Teams should keep an inventory with owner, source, version, install location, approval date, and next review date.
A practical workflow for AI builders
Use this workflow before installing a third-party skill:
- Discover the skill through vendor docs, Skillscout, skills.sh Official, or a vetted marketplace.
- Verify the publisher through the official GitHub org, vendor docs, and marketplace listing.
- Pin the artifact to a tag, release, commit, hash, or signature.
- Read
SKILL.md, scripts, references, assets, dependencies, install hooks, and generated config. - Document permissions across filesystem, shell, network, browser, MCP, cloud, wallet, messaging, and production access.
- Run multiple scanners: skill scanner, supply-chain scanner, secrets scanner, dependency scanner, and SAST where scripts exist.
- Install in a canary workspace with fake secrets and logs enabled.
- Move the skill into the main workspace after it behaves as expected.
- Monitor activation, commands, file diffs, network calls, MCP calls, approvals, and outputs.
- Revalidate the skill on every update.
For teams, add two more steps: assign an owner and document a revocation path. Someone should know who approved the skill, why it exists, where it is installed, and how to remove it quickly.
How to build safer skills yourself
The same rules apply when you publish your own skills.
Use a narrow scope.
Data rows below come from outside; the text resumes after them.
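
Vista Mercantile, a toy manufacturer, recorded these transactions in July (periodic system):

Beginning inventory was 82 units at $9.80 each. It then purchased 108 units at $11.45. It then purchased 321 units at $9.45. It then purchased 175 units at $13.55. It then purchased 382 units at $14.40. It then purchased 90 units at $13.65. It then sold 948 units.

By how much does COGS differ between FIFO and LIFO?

$727.30

FIFO COGS: 82 @ $9.80 + 108 @ $11.45 + 321 @ $9.45 + 175 @ $13.55 + 262 @ $14.40 = $11,217.70
LIFO COGS: 90 @ $13.65 + 382 @ $14.40 + 175 @ $13.55 + 301 @ $9.45 = $11,945.00
Difference = |$11,217.70 − $11,945.00| = $727.30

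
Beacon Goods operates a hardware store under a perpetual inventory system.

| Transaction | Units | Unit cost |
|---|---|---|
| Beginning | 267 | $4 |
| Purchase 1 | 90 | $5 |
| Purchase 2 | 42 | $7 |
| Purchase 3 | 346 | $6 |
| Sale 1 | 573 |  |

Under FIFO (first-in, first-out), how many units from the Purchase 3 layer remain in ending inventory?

172

Sale 1 (573) [FIFO — oldest first]: 267 @ $4 + 90 @ $5 + 42 @ $7 + 174 @ $6 = $2,856
Ending inventory: 172 @ $6 = $1,032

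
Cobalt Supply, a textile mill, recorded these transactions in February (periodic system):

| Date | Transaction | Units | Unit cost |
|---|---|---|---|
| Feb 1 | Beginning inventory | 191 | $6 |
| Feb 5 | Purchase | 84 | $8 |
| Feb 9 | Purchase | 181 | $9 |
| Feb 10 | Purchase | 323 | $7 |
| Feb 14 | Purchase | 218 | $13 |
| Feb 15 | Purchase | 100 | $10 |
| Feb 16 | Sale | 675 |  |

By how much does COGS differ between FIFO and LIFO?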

Declare inputs, outputs, allowed paths, allowed domains, required tools, and required permissions. Use scripts for deterministic execution, and keep the rest in reviewed instructions. Pin dependencies. Bundle reviewed references. Add test cases for normal use, malformed input, prompt injection, poisoned remote content, and empty inputs.
For shared or official skills, publish a Skill Card. It should include owner, purpose, supported agents, tools, permissions, limitations, test results, scan results, and version. Sign releases where possible and publish from the canonical organization.
This makes skills easier to trust, easier to review, and easier to revoke.
Security starts before installation. A good first question is: "Is there an official skill for this tool?" After discovery, verification, scanning, sandboxing, and monitoring decide how the skill enters the workflow.